They rode rides. They laughed, certainly. Fun was had, undoubtedly.
At the close of the evening, Vedder wanted to ride the Ferris wheel, but the Ferris wheel would not be ridden, at least not by the twins. Tegan and Sara informed the Rock deities that they preferred roller coasters to Ferris wheels, that they were fans of the "speed and vomit" that can only stem from a renegade coaster. They proceeded to pack up their gear into their van and speedily drove away from the impromptu Rock legend gala like nothing had happened.
Years later, Vedder ran into Tegan and Sara before a show and asked if they remembered that night at the amusement park. They did. He professed that he had attempted to write a song called "Speed and Vomit" after their adventure but never finished it. Really. It's true.
No working Rock star has a better "When we knew we made it" story than Tegan and Sara, because they're possibly the most atypical Rock band in existence.
"When we actually graduated high school, we just said let's take a year off and go travel, and if we can find a show where we're going, we can pay for it," Tegan Quin says.
The band's first shows gradually begot more shows, and more shows translated into 18-year-old twins signing a record deal with Neil Young's Vapor imprint.
Tegan and Sara's fifth release, 2007's The Con (Vapor/Sire), co-produced by Death Cab for Cutie's Chris Walla, is arguably the most dramatic and personal addition to their prolific New Wave Pop arsenal. Nominated for "Alternative Album of the Year" at the 2008 Juno Awards, Canada's version of the Grammys (they lost to The Arcade Fire), the album is a testament to their continued ingenuity and inventiveness.
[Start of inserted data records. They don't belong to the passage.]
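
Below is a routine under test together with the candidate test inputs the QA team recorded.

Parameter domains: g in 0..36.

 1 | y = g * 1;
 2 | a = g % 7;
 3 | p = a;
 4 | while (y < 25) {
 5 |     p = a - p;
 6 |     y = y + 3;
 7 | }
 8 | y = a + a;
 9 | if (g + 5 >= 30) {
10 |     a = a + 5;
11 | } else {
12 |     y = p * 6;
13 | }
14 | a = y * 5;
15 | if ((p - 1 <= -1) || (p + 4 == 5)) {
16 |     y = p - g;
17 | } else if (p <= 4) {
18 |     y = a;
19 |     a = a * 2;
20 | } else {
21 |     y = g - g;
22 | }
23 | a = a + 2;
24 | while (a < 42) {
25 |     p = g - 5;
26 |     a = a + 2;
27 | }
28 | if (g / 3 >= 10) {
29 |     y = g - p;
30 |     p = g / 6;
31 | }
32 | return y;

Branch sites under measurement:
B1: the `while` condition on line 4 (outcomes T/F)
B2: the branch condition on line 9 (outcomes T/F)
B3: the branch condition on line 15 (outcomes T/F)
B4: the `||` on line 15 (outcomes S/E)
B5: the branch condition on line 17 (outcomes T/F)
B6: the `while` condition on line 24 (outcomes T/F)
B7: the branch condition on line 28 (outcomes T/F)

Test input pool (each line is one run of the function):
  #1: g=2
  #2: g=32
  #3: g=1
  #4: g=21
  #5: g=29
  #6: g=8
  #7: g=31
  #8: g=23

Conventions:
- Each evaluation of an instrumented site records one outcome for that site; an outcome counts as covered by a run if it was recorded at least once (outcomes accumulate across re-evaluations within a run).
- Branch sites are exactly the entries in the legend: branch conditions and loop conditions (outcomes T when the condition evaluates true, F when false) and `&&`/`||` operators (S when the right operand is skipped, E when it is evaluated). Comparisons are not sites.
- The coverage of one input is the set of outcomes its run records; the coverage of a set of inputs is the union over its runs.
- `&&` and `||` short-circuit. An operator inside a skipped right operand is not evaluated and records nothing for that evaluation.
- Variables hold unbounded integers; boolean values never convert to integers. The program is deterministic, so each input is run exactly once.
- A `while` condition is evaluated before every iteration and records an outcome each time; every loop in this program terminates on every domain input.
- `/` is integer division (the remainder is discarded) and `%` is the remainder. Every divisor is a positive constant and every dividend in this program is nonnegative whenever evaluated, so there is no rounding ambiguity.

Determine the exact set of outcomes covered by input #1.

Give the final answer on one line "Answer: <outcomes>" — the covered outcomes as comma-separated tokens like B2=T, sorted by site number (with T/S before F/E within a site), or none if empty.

Simulating input #1 (g=2) step by step:
  B1->T, B1->T, B1->T, B1->T, B1->T, B1->T, B1->T, B1->T, B1->F, B2->F
  B4->E, B3->F, B5->T, B6->F, B7->F
collecting distinct outcomes: B1=T, B1=F, B2=F, B3=F, B4=E, B5=T, B6=F, B7=F

Answer: B1=T, B1=F, B2=F, B3=F, B4=E, B5=T, B6=F, B7=F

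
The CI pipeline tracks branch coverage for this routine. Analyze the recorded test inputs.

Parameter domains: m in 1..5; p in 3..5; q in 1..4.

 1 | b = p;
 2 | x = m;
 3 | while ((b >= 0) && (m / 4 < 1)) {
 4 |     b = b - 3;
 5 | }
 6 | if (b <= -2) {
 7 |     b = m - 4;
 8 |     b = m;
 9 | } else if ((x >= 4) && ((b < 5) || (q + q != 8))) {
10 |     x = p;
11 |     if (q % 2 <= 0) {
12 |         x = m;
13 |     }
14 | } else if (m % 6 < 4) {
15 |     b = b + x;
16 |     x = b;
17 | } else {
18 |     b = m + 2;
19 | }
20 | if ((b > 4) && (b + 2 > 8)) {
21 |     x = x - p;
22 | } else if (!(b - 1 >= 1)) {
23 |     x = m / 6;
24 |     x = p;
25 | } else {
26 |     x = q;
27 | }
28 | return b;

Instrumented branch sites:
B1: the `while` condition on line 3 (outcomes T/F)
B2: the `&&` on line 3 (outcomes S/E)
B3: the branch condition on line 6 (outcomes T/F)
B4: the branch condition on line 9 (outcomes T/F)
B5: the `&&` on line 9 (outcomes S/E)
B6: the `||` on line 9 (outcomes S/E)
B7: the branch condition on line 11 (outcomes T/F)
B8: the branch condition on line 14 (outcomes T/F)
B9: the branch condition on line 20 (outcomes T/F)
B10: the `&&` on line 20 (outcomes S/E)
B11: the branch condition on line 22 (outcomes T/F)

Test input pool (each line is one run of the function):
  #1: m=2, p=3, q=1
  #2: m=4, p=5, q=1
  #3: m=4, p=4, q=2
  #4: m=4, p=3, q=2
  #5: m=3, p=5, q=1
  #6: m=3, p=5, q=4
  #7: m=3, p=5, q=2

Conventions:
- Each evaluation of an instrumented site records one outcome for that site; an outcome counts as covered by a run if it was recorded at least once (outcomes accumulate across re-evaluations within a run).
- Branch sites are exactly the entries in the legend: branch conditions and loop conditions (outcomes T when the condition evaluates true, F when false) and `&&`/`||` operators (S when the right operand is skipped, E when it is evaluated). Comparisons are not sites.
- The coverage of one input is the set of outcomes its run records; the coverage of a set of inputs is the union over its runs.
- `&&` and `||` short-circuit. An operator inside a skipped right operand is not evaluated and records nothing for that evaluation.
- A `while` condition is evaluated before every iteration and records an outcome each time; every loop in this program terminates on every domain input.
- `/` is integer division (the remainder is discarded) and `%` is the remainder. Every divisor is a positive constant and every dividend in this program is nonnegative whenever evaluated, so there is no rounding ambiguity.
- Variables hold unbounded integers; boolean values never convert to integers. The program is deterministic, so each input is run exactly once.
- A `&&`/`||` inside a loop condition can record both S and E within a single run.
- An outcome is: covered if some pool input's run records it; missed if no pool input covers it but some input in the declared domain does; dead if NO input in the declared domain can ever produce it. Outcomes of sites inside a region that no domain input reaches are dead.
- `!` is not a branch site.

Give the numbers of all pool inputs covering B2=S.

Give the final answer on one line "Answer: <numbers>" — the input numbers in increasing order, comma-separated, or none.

input #1 (m=2, p=3, q=1): covers B2=S
input #2 (m=4, p=5, q=1): misses B2=S
input #3 (m=4, p=4, q=2): misses B2=S
input #4 (m=4, p=3, q=2): misses B2=S
input #5 (m=3, p=5, q=1): covers B2=S
input #6 (m=3, p=5, q=4): covers B2=S
input #7 (m=3, p=5, q=2): covers B2=S

Answer: 1, 5, 6, 7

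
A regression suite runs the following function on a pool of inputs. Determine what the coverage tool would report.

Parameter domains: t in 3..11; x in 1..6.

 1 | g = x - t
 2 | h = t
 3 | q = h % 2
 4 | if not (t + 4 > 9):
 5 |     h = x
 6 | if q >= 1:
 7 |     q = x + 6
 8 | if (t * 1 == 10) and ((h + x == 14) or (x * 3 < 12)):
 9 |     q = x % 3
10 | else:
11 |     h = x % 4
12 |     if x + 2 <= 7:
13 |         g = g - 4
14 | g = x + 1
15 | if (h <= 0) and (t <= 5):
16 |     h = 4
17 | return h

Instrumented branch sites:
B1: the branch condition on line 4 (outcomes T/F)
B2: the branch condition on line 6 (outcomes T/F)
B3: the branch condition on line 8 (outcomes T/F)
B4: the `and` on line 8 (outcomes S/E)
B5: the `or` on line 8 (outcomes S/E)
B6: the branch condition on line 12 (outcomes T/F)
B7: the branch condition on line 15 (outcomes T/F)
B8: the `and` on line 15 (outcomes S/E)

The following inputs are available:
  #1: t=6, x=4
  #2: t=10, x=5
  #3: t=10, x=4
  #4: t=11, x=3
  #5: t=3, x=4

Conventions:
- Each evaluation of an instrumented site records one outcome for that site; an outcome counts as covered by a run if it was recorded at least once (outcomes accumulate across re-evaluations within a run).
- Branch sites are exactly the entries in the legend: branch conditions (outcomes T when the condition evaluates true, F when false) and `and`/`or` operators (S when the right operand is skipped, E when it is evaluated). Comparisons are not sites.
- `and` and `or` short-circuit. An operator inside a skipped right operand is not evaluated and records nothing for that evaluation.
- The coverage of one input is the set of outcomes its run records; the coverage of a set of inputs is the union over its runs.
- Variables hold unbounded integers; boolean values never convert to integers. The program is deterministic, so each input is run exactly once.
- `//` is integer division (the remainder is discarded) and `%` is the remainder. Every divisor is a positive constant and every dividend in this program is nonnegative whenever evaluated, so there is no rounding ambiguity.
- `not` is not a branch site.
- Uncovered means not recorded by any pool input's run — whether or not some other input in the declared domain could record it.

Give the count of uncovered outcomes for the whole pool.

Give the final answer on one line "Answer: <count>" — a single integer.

test 1 (t=6, x=4) fires B1->F, B2->F, B4->S, B3->F, B6->T, B8->E, B7->F; hits B1=F, B2=F, B3=F, B4=S, B6=T, B7=F, B8=E
test 2 (t=10, x=5) fires B1->F, B2->F, B4->E, B5->E, B3->F, B6->T, B8->S, B7->F; hits B1=F, B2=F, B3=F, B4=E, B5=E, B6=T, B7=F, B8=S
test 3 (t=10, x=4) fires B1->F, B2->F, B4->E, B5->S, B3->T, B8->S, B7->F; hits B1=F, B2=F, B3=T, B4=E, B5=S, B7=F, B8=S
test 4 (t=11, x=3) fires B1->F, B2->T, B4->S, B3->F, B6->T, B8->S, B7->F; hits B1=F, B2=T, B3=F, B4=S, B6=T, B7=F, B8=S
test 5 (t=3, x=4) fires B1->T, B2->T, B4->S, B3->F, B6->T, B8->E, B7->T; hits B1=T, B2=T, B3=F, B4=S, B6=T, B7=T, B8=E
union over the pool: B1=T, B1=F, B2=T, B2=F, B3=T, B3=F, B4=S, B4=E, B5=S, B5=E, B6=T, B7=T, B7=F, B8=S, B8=E
uncovered (1 of 16): B6=F

Answer: 1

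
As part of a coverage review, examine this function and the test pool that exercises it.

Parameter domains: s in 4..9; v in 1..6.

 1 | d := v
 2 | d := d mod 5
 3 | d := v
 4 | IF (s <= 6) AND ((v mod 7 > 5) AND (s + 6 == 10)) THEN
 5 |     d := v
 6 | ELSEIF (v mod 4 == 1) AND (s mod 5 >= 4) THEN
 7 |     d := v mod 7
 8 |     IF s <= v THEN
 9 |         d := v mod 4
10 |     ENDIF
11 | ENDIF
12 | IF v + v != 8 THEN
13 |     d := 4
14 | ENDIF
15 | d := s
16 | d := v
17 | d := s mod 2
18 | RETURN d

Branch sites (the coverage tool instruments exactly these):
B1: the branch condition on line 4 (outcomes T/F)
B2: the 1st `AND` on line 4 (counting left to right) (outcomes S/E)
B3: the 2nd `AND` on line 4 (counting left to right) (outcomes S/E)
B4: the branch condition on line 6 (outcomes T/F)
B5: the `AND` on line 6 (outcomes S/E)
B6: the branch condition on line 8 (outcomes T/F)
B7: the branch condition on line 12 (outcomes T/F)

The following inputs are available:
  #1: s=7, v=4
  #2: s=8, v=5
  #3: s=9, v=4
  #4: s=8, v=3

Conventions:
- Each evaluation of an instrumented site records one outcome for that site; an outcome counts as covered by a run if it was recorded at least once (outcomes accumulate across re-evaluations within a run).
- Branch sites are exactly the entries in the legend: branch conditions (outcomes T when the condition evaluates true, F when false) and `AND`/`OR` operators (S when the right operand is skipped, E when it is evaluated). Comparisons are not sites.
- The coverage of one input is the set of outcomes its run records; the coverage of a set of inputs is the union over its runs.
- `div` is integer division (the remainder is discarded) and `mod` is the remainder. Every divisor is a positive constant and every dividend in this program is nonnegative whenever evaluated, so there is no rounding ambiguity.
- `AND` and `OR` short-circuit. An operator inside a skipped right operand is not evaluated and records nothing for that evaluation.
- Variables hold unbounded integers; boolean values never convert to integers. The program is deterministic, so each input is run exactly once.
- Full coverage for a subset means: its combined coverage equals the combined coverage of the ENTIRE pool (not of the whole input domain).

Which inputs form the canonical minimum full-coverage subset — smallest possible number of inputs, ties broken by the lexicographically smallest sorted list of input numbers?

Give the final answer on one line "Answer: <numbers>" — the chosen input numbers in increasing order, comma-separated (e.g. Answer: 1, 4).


input #1, s=7, v=4: events B2->S, B1->F, B5->S, B4->F, B7->F; outcomes B1=F, B2=S, B4=F, B5=S, B7=F
input #2, s=8, v=5: events B2->S, B1->F, B5->E, B4->F, B7->T; outcomes B1=F, B2=S, B4=F, B5=E, B7=T
input #3, s=9, v=4: events B2->S, B1->F, B5->S, B4->F, B7->F; outcomes B1=F, B2=S, B4=F, B5=S, B7=F
input #4, s=8, v=3: events B2->S, B1->F, B5->S, B4->F, B7->T; outcomes B1=F, B2=S, B4=F, B5=S, B7=T
union over all inputs: B1=F, B2=S, B4=F, B5=S, B5=E, B7=T, B7=F (7 outcomes)
size 1 is not enough: best union over all size-1 subsets is 5/7
at size 2, {1, 2} reaches all 7 outcomes; every lexicographically earlier size-2 subset fails
Answer: 1, 2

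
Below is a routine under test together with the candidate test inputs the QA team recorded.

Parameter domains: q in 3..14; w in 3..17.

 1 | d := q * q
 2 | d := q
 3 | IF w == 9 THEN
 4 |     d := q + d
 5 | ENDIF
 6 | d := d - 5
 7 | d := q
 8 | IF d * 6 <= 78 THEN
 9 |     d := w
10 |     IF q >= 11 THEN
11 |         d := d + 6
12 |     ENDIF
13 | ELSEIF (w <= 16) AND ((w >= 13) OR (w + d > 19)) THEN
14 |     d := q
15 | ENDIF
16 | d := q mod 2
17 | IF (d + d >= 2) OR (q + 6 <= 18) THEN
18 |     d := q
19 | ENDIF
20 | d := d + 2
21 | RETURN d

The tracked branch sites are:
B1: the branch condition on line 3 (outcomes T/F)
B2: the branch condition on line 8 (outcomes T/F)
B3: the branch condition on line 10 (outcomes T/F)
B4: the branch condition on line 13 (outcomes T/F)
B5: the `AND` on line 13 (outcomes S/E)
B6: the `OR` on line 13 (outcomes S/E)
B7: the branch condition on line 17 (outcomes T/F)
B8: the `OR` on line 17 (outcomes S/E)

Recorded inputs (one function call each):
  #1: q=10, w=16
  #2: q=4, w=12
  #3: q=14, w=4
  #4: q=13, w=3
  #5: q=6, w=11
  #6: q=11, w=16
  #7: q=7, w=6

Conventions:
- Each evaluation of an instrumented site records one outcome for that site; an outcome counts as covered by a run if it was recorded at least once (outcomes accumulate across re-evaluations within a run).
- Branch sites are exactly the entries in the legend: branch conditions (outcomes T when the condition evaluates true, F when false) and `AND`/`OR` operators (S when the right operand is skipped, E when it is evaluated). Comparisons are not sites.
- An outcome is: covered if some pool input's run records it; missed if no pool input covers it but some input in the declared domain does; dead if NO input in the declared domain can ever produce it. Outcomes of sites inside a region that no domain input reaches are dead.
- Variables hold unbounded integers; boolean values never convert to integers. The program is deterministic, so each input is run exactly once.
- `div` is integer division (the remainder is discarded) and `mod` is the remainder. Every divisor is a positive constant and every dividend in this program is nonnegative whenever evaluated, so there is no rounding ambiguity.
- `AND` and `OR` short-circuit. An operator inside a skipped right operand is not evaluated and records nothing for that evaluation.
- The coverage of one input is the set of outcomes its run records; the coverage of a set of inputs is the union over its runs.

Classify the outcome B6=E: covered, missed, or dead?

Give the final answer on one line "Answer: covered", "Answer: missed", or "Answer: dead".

B6=E is recorded by pool input(s) 3 -> covered

Answer: covered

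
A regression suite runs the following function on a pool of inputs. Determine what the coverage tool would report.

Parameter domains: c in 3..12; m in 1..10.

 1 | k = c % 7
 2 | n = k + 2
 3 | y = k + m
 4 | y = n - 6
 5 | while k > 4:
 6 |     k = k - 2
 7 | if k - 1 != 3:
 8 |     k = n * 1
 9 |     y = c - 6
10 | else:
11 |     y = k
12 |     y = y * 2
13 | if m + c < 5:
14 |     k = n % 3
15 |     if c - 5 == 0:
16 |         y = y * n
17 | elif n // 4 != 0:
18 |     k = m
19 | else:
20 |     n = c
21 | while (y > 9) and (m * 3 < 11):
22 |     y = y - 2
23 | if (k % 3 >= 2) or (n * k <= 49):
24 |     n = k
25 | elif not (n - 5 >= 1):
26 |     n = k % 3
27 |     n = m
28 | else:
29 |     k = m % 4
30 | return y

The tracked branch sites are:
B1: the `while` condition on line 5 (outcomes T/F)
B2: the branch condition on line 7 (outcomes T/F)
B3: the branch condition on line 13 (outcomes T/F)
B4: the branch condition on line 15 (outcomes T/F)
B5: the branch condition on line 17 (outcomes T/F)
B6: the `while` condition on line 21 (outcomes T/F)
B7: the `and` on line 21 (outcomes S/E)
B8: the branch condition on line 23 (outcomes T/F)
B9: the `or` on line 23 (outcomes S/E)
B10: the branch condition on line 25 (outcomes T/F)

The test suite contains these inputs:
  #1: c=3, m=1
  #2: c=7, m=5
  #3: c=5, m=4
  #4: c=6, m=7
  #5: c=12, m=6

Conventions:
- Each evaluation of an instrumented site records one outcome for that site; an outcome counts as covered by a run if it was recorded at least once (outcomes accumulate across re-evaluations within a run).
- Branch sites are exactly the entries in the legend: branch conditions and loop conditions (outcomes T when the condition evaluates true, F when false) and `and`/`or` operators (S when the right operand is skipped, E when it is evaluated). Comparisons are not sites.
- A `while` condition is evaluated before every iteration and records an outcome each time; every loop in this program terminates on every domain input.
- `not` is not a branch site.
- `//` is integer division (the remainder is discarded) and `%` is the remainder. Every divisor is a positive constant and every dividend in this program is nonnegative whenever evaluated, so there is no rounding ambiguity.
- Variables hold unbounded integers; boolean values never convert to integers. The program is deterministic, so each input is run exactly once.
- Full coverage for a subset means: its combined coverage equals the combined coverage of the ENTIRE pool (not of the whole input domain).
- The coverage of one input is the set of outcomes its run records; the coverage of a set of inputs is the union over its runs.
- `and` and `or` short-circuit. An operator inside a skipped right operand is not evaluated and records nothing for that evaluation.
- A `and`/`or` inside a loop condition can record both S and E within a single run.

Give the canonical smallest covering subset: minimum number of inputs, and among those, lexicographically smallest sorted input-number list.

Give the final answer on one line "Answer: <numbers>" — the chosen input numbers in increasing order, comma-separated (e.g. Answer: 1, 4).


run #1 (c=3, m=1) records B1=F, B2=T, B3=T, B4=F, B6=F, B7=S, B8=T, B9=S
run #2 (c=7, m=5) records B1=F, B2=T, B3=F, B5=F, B6=F, B7=S, B8=T, B9=S
run #3 (c=5, m=4) records B1=T, B1=F, B2=T, B3=F, B5=T, B6=F, B7=S, B8=T, B9=E
run #4 (c=6, m=7) records B1=T, B1=F, B2=F, B3=F, B5=T, B6=F, B7=S, B8=F, B9=E, B10=F
run #5 (c=12, m=6) records B1=T, B1=F, B2=T, B3=F, B5=T, B6=F, B7=S, B8=T, B9=E
together the pool reaches 16 outcomes: B1=T, B1=F, B2=T, B2=F, B3=T, B3=F, B4=F, B5=T, B5=F, B6=F, B7=S, B8=T, B8=F, B9=S, B9=E, B10=F
every size-1 subset falls short of the 16 outcomes (best: 10/16)
every size-2 subset falls short of the 16 outcomes (best: 15/16)
the canonical winner is {1, 2, 4}: size 3, full 16-outcome coverage, earliest index list among size-3 covers
Answer: 1, 2, 4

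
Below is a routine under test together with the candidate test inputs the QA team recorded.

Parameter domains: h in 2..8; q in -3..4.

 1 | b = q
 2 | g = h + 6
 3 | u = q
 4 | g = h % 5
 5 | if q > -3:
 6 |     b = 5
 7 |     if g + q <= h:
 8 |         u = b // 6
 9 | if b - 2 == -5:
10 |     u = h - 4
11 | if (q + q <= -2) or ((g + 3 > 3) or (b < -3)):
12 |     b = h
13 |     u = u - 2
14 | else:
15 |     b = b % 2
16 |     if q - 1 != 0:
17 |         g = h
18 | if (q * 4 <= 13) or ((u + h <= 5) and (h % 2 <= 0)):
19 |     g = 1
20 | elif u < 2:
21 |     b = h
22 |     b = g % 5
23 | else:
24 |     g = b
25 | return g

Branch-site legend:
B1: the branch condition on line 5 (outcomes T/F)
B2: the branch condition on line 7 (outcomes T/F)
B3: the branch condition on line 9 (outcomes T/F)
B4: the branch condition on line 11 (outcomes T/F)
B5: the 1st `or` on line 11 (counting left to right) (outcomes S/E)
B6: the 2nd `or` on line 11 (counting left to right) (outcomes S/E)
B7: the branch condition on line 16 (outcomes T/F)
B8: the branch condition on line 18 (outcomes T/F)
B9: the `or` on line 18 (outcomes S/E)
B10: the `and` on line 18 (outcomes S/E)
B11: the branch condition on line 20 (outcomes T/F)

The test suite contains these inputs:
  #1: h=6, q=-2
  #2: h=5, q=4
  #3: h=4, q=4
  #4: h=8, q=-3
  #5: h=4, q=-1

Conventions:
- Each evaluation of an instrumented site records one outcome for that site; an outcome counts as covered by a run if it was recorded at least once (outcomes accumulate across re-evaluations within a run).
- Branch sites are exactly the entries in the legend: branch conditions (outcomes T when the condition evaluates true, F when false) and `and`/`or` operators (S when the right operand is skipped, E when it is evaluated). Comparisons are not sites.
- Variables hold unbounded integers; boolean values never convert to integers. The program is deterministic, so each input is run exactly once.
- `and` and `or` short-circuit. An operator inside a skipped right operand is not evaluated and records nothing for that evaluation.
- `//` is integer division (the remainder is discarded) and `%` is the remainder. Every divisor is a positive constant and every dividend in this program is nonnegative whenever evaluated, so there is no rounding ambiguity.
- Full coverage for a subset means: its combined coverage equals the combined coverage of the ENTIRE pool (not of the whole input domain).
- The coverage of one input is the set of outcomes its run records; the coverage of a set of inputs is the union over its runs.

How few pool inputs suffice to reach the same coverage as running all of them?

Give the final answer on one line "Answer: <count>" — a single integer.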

The duo's unique dynamic is further buttressed by their unorthodox yet pragmatic writing style.
"Once I get through about 60 or 70 percent of the way through a song and record it, I'll send it over to Sara," Tegan says.
This isn't a small feat. Tegan lives in Vancouver while Sara resides in Montreal, thousands of miles away.
After Tegan or Sara receives a song, she fills in the respective holes, laying vocals, adding guitar, almost finishing the other's sonic sentence they way twins often do.
"I can send her a song and she can sense ... where she should put her two cents in," Tegan says.
Not only does Tegan and Sara's bizarre writing style yield strangely beautiful and personal songs, but the method is extremely cost-effective, allotting the band 10 years of success and five albums for a responsible amount of money. Before the duo ever steps foot in a studio, they have a clear blueprint of the album from sending songs back and forth and practicing them in their home studios.
"We don't do a lot of collaborating in the studio," Tegan says. "We don't do any writing in the studio. I have friends in bands who have spent over a million dollars on records sitting in a studio writing. I'm like, 'Why would you do that? You have a house!' "
Since Tegan and Sara are sisters, it's a veritable family reunion every time they tour. One might imagine that having your sibling as a business partner/co-star could be exhausting. While some filial tension does arise, the two get along as bandmates.
"Generally, we agree on most stuff, " Tegan says. "Our arguments are more over personality clashes, less over business. We have virtually the same outcome in mind."
The twin sisters are also both lesbians, further casting them as an anomaly in the music world, their music understood as often as misunderstood. A review in Rolling Stone described the content of The Con as "uncommonly detailed love songs" that are "short on drama."
Perhaps the author just wasn't paying attention or had mistakenly put on a Belle and Sebastian B-side. The ingredients that sum up the parts of The Con are as follows: drama, honesty, angst and longing. "Relief Next to Me" is the soundtrack for anyone who's ever longed for -- and denied themselves -- a person they desperately craved: "In the dark, I'm just no good at giving relief ... but I promise this, I won't go my whole life telling you I don't need."
The second-to-final track, "Dark Come Soon," waxes philosophical in a way only Pop musicians can, infusing crystalline nuggets of truth and honesty in an unassuming and non-pedantic fashion (see Mann, Aimee), illuminated by the lyric "So what, I lied, I lie to me, too."
Still, Tegan and Sara are unabashedly unfettered by criticism, almost to the point of amusement. Tegan believes that people are smart enough to weed through the deluge of reviews and opinions for themselves, just as she does.
"I generally go and I listen to a record and then I decide if I'm going to buy it. I really don't trust anyone's opinion like my own," she says. "The people that do get it really do get it."